Well my rat had a litter of 12 (one died) and on the first day I was able to pick them up no problem. I had to remake the nest because she had some of the babies in food dishes and all over the place.

Anyways, i've been handling them from day one no problem, I also handle the mum on a daily basis with no problems. Well, a few days ago, this is two weeks after she had her litter, my mum went to pick up one of the babies, and she dived on her and bite her finger down to the bone. My mum tried a second time just yesterday and she bit her again, just not as hard.
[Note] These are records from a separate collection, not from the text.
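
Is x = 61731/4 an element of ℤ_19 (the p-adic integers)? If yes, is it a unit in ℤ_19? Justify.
x ∈ ℤ_19 but not a unit; v_19(x) = 3 > 0

ℤ_19 = {x ∈ ℚ_19 : v_19(x) ≥ 0} and ℤ_19^× = {x ∈ ℤ_19 : v_19(x) = 0}. Here v_19(61731/4) = v_19(num) − v_19(den) = 3; compare against these criteria.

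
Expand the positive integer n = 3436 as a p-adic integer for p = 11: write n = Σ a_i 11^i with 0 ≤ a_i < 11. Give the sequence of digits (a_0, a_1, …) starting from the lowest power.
(a_0, a_1, …) = (4, 4, 6, 2)

Repeated division by 11 gives the digits low-to-high: 3436 = 4 + 4·11^1 + 6·11^2 + 2·11^3. Digit sequence: (4, 4, 6, 2).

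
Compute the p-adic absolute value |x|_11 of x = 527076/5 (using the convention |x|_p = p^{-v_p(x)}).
|527076/5|_11 = 1/14641

Step 1 — compute v_11(x) by factoring powers of 11 out of the numerator and denominator: v_11(527076/5) = 4. Step 2 — apply |x|_p = p^{-v_p(x)} = 11^{-4} = 1/14641.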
I don't understand, is my mum doing something wrong? Do rats have trust issues with some people and are completely okay with others?


----------



## Stephanie (Mar 25, 2007)

pretty much what it osunds like to me is that the mom is afraid of your mom hurting her babies. You are always there with her and therfore she trusts you alot more than she trusts your mom. Try intro's with your mom and the ratty outside of the cage away from the babies. Sounds like she is just being overprotective of her babies which is good. I have never bred or even had an accidental litter (knock on wood I am getting four girls on sunday) but from what i have read up on and talked about with breeders this is my opinion. Good luck with it all!


----------



## lilspaz68 (Feb 24, 2007)

Yep she trusts you, but since your mom could be a "threat" to the babies she will get bitten. Just mommy instincts and she sounds like she will be fine once her hormones settle down a bit.


----------



## 2manyrats (Apr 10, 2007)

Yep, previous posters are exactly right.

Just take the babies out of the nest yourself when someone wants to play with them, and then no one will get hurt.


----------